Начало http://proza.ru/2020/03/22/663
 1.9. ДЕЛА СЕМЕЙНЫЕ
  Из оьрывков воспоминаний и уверенных слов складывалась вполне определённая не радостная картина начала служебной карьеры нашего героя как инженера: «В феврале я оклемался. Привезли обещенный стенд. Занялись его настройкой. На праздник 23 февраля сосед по квартире предложил составить компанию: «Бери аккордеон. Пойдём в гости к моей женщине. Там будет и подруга».
   Нас встретила красивая женщина на вид лет тридцати. Вошла женщина помоложе. Бледная, тощая, с запавшими глазами, да ещё с годовалым ребёнком. Я поинтересовался у соседа: «Это и есть обещанная подруга?» «Ребёнка кормит!» — пояснил тот.
   Пили, ели, пели, пили… Вырубился. Утром проснулся в постеле с подругой. Не понял! Что было, не помню. Да, наверняка, ничего не было. Мне двадцать три года. В гости пришёл девственником. Попал! Подруга спрашивает:
   — Что делать будем?
   А я и не знаю, что делать. Пожимаю плечами. Подруга продолжает:
   — Пошли, познакомлю с дядей.
   — Зачем?
   — Мы же переспали!
   — У тебя ребёнок.
   — Усыновишь.
   Пришли к дяде. На кухне сидят четыре мужика, пьют, закусывают.
   — Заходи! Отведай сайгака. Пьёшь?
   —  Могу немного.
   — Моя бригада, — представил хозяин мужиков. — Охраняем сайгаков на Каракалпакском плато. Охотимся на вертолёте за браконьерами.
   Выпили, закусили. Мужики вскоре ушли. Дядя, крепкий рослый мужчина лет пятидесяти с серьёзным лицом, начал представлять племянницу:
   —  Девица у нас хозяйственная. Мать бросила её, отец давно бросил. Вот я и приютил. Влюбилась в футболиста. Родила сына. А где тот футболист?
   Наливает и в упор спрашивает:
   — Жениться будешь?
   — Не знаю. У неё ребёнок, — мямлю я.
   — Усыновишь. Мальчонка хороший.
  Я опять своё: «Не знаю». Дядя открыл ящик стола, достал разделочный нож, приставил к моей груди и, то ли в шутку, то ли всерьёз, изрёк: «Прирежу». Я утвердительно закивал и был отпущен. Для себя ещё ничего не решил.
   Стал присматриваться к невесте. Вроде ничего. Когда-то надо жениться. Начали сближаться. Гулять, ходить в кино. На Восьмое марта собрались у дяди. В подарок невесте красиво исполнил итальянскую песню  «Никто не знает» из репертуара итальянских песен Магомаева. Произвёл впечатление».

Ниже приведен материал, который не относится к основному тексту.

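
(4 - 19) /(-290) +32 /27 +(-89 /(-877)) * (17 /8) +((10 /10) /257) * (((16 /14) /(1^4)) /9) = 14360318461 /9882856872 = 1.45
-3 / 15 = -1 / 5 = -0.20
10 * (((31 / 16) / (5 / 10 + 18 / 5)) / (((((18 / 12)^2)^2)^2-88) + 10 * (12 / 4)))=-49600 / 339767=-0.15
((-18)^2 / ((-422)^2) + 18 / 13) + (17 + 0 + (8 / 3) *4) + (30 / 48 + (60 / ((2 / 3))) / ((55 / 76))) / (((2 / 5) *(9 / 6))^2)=376.24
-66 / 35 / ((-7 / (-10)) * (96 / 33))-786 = -308475 / 392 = -786.93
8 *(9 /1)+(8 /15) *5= 74.67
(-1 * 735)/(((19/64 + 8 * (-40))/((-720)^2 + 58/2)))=3483842880/2923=1191872.35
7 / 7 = 1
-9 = -9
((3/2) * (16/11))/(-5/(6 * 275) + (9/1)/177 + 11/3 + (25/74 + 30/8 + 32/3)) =3143520/26609749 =0.12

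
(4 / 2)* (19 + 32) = 102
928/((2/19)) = 8816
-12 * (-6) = 72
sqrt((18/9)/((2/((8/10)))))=2*sqrt(5)/5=0.89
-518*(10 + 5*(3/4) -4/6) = -40663/6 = -6777.17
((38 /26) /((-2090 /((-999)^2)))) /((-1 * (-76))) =-998001 /108680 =-9.18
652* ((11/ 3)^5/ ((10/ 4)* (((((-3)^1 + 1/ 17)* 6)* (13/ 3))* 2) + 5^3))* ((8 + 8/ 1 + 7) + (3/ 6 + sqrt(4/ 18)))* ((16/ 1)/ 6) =-107334.13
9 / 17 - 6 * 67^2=-457869 / 17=-26933.47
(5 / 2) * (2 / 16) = 5 / 16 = 0.31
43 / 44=0.98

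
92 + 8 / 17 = 1572 / 17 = 92.47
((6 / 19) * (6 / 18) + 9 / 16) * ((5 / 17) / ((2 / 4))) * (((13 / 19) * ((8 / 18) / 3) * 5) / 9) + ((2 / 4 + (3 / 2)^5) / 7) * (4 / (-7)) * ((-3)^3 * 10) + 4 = 7616946787 / 41756148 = 182.41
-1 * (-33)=33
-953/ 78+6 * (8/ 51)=-11.28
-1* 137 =-137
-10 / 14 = -5 / 7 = -0.71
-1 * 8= -8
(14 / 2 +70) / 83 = 77 / 83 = 0.93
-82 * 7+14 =-560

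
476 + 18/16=3817/8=477.12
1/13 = 0.08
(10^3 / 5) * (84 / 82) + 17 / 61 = 513097 / 2501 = 205.16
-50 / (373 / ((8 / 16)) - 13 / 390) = -1500 / 22379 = -0.07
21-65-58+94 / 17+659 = 9563 / 17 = 562.53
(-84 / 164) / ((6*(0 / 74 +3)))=-7 / 246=-0.03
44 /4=11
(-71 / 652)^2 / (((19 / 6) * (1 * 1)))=15123 / 4038488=0.00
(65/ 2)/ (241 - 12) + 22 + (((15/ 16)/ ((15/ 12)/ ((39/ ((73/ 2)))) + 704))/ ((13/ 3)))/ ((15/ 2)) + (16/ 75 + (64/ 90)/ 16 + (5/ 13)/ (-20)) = 13192881225557/ 589480830900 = 22.38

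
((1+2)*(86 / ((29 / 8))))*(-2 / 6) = -688 / 29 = -23.72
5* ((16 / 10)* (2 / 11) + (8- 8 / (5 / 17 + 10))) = 14464 / 385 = 37.57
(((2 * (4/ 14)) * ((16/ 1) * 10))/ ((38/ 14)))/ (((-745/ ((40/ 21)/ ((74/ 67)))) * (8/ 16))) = -0.16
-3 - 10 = -13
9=9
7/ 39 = 0.18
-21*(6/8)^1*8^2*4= -4032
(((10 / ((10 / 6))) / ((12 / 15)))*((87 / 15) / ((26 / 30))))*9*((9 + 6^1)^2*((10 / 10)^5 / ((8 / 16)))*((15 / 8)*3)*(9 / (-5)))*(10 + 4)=-1498368375 / 52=-28814776.44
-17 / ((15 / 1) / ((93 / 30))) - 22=-3827 / 150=-25.51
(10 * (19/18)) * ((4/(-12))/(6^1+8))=-95/378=-0.25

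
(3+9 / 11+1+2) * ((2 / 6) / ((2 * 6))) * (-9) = -75 / 44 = -1.70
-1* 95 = -95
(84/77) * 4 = 48/11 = 4.36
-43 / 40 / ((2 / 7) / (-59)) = 17759 / 80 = 221.99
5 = 5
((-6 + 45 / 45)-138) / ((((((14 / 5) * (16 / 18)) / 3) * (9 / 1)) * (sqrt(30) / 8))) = -143 * sqrt(30) / 28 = -27.97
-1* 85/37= -85/37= -2.30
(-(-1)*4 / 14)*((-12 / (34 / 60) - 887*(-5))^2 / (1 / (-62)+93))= 139630230380 / 2332519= 59862.42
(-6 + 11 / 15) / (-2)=79 / 30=2.63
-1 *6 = -6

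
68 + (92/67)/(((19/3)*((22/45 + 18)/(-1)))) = 67.99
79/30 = 2.63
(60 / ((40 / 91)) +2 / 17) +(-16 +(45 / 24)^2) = 135057 / 1088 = 124.13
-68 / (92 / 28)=-476 / 23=-20.70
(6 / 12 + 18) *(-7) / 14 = -37 / 4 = -9.25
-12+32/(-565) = -6812/565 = -12.06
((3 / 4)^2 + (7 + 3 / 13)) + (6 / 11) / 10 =89779 / 11440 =7.85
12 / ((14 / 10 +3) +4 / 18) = 135 / 52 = 2.60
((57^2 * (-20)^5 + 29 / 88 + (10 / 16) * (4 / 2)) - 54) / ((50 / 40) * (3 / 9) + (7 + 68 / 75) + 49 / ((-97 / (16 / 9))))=-19968094180678725 / 14260994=-1400189508.58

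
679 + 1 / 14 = 9507 / 14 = 679.07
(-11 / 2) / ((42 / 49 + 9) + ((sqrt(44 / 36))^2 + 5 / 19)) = -13167 / 27154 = -0.48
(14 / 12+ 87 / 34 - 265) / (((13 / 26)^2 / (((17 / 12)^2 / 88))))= -226525 / 9504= -23.83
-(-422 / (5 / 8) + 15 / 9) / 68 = 9.90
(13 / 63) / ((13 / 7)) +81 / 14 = 743 / 126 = 5.90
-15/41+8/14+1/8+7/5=19867/11480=1.73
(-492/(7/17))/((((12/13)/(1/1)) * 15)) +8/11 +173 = 100984/1155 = 87.43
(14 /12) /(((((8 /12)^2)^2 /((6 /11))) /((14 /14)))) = 567 /176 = 3.22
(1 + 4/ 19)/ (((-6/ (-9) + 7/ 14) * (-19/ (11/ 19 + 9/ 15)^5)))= -347433074688/ 2793349184375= -0.12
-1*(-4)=4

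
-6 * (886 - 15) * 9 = -47034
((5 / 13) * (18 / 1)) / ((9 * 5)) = 2 / 13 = 0.15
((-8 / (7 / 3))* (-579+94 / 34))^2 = 55273890816 / 14161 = 3903247.71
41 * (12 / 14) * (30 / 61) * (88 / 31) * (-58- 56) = -74036160 / 13237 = -5593.12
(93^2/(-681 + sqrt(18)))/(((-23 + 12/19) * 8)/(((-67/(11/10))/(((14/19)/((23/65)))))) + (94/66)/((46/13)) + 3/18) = -4004728010151/2108501740856 - 17641973613 * sqrt(2)/2108501740856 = -1.91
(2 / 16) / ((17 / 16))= 2 / 17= 0.12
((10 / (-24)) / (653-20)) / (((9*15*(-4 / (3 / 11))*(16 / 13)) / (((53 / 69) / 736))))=689 / 2444145352704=0.00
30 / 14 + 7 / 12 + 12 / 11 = 3527 / 924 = 3.82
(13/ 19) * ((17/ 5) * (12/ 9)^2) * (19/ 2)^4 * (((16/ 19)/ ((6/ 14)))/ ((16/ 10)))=1116934/ 27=41367.93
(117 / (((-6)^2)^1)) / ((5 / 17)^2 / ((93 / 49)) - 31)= -349401 / 3327848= -0.10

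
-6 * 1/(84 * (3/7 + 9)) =-1/132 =-0.01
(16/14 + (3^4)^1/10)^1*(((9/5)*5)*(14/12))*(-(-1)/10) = 1941/200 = 9.70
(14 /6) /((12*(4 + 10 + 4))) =7 /648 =0.01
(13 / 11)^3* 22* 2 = 8788 / 121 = 72.63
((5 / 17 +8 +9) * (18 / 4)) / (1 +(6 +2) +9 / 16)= 2352 / 289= 8.14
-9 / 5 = -1.80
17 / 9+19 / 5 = 256 / 45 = 5.69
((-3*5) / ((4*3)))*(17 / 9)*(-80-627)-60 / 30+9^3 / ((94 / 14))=3004789 / 1692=1775.88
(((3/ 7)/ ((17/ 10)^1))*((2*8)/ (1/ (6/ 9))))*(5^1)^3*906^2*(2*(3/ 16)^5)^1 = 31166116875/ 243712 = 127880.93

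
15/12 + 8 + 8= 69/4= 17.25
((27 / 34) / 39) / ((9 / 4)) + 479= 105861 / 221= 479.01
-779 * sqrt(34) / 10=-454.23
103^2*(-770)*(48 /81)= -130702880 /27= -4840847.41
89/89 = 1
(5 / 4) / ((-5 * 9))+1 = 35 / 36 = 0.97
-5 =-5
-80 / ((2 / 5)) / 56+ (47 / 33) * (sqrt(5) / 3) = -2.51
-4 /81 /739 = -4 /59859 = -0.00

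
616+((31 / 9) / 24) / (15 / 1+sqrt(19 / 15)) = 49615879 / 80544 - 31 * sqrt(285) / 724896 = 616.01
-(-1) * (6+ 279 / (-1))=-273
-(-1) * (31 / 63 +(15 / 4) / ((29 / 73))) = 72581 / 7308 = 9.93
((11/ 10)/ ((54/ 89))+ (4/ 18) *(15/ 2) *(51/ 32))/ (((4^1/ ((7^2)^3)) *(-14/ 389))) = -126227679361/ 34560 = -3652421.28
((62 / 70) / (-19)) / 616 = -31 / 409640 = -0.00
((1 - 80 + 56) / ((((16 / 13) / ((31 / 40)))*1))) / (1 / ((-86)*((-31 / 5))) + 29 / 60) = -37066731 / 1241824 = -29.85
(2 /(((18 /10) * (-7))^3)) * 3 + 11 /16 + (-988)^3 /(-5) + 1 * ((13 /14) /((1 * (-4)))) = 1286148782871133 /6667920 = 192886054.85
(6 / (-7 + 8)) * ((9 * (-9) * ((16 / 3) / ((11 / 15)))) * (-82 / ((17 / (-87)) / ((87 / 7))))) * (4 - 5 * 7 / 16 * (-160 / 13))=-9700735582080 / 17017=-570061443.38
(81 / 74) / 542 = 81 / 40108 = 0.00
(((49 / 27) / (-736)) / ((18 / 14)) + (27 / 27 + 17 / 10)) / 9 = 2412733 / 8048160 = 0.30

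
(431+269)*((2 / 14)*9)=900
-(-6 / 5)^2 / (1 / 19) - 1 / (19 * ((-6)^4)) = -16842841 / 615600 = -27.36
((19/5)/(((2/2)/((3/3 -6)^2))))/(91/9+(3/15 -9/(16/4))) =17100/1451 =11.78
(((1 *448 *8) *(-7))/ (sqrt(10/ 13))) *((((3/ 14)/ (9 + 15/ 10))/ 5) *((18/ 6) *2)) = -1536 *sqrt(130)/ 25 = -700.52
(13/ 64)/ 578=13/ 36992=0.00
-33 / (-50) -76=-3767 / 50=-75.34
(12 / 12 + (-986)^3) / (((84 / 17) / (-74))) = 602950125395 / 42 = 14355955366.55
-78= -78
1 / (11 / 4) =4 / 11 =0.36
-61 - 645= -706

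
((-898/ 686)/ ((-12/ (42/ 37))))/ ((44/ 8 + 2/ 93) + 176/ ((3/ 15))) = 0.00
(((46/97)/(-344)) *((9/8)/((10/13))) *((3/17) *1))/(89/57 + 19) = -460161/26592961280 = -0.00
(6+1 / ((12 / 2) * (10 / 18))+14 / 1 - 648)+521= -1067 / 10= -106.70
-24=-24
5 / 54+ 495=26735 / 54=495.09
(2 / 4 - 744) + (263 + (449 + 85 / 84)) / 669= -41721833 / 56196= -742.43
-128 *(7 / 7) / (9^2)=-128 / 81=-1.58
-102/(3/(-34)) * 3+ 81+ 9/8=28401/8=3550.12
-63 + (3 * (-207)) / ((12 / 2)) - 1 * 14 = -180.50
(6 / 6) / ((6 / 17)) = 17 / 6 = 2.83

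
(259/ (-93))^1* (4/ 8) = -259/ 186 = -1.39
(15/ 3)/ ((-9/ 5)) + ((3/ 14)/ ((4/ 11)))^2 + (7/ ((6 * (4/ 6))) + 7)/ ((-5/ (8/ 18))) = -90551/ 28224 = -3.21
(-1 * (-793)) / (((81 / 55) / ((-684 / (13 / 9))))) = -254980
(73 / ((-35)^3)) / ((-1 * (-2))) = -73 / 85750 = -0.00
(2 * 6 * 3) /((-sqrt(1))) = -36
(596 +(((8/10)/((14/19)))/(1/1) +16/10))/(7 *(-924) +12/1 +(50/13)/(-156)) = -21247356/229124315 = -0.09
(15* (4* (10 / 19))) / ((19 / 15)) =9000 / 361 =24.93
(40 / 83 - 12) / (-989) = 956 / 82087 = 0.01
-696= -696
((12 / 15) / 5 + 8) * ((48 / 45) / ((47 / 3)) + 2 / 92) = 99042 / 135125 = 0.73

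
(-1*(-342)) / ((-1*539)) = -342 / 539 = -0.63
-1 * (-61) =61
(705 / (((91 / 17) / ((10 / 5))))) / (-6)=-3995 / 91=-43.90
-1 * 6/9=-2/3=-0.67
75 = 75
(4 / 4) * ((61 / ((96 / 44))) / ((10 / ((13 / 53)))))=8723 / 12720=0.69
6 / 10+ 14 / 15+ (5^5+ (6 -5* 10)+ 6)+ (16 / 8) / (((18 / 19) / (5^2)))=141359 / 45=3141.31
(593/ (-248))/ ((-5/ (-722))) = -214073/ 620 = -345.28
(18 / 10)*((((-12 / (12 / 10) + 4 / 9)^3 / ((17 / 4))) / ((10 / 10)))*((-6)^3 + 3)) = 180639904 / 2295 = 78710.20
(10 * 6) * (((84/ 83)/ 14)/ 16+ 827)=8236965/ 166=49620.27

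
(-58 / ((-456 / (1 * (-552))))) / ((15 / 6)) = -2668 / 95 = -28.08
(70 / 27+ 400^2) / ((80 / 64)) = 3456056 / 27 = 128002.07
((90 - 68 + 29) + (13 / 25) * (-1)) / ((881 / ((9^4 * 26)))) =215279532 / 22025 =9774.33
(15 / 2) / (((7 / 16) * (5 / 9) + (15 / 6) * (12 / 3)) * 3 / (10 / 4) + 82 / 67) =12060 / 21733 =0.55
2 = 2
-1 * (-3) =3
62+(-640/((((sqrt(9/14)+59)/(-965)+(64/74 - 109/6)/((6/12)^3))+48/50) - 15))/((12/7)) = 64.45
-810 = -810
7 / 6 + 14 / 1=15.17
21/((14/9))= 27/2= 13.50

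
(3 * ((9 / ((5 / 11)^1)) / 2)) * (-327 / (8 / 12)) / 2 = -291357 / 40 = -7283.92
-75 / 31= -2.42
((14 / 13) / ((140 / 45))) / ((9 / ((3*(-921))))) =-2763 / 26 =-106.27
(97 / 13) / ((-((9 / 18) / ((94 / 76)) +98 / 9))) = -0.66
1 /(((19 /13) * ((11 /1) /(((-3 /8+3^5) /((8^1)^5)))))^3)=16065959324337 /164459370730170651508736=0.00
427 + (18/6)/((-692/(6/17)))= 2511605/5882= 427.00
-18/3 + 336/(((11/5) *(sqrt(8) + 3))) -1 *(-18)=5172/11 -3360 *sqrt(2)/11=38.20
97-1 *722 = -625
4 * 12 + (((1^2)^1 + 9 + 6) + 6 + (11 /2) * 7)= 217 /2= 108.50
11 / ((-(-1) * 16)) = 11 / 16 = 0.69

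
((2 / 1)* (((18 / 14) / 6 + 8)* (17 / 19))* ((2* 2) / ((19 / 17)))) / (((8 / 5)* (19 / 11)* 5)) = 365585 / 96026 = 3.81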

   — А о чём песня? Русский перевод был?
   — А зачем? Как мы в шестидесятых записывали иностранные песни? На слух русскими словами запишем на бумаге и поем, читая русские буквы. Нас не волновало, что скажут о произношении иностранцы, если вдруг услышат такое пение. Да и в наше время, ожидая итальянскую делегацию по культурному обмену, готовили программу на итальянском языке. Я печатал русскими буквами транскрипцию двадцати семи итальянских песен. Хорошо, что не приехали.
   Мне показалось, что когда наш герой погрузился в следующую часть своей истории, он усмехнулся самому себе нехотя и настороженно.
   «Невеста постепенно нравилась мне всё больше и больше. Думал, что полюбил. Сообщил родителям о предстоящей женитьбе.
   К концу марта на работе успешно настроили стенд. Когда снова появится работа, неизвестно. Получили двухнедельные каникулы. Мне безделье порядком надоело. Я чувствовал, что нахожусь не там, делаю что-то не то. Тянуло в Севастополь. В голове крутилась фраза: «Мой Севастополь, жду встречи с тобой!» Позже она зазвучит в песне.
   Мысль уехать из Бухары в Севастополь невесте понравилась. С вещами отправились в Хиву к двоюродной сестре невесты, чтобы из Ургенча (он расположен вблизи Хивы) улететь в Москву просить увольнение. Сообщил отцу, что на работе каникулы, будем отдыхать в Хиве. Отец прибыл в Хиву. Погостил два дня. Присмотрелся. Дал добро на женитьбу со словами: «Твой выбор, но маме это не нравится. Она хочет нянчить своих внуков».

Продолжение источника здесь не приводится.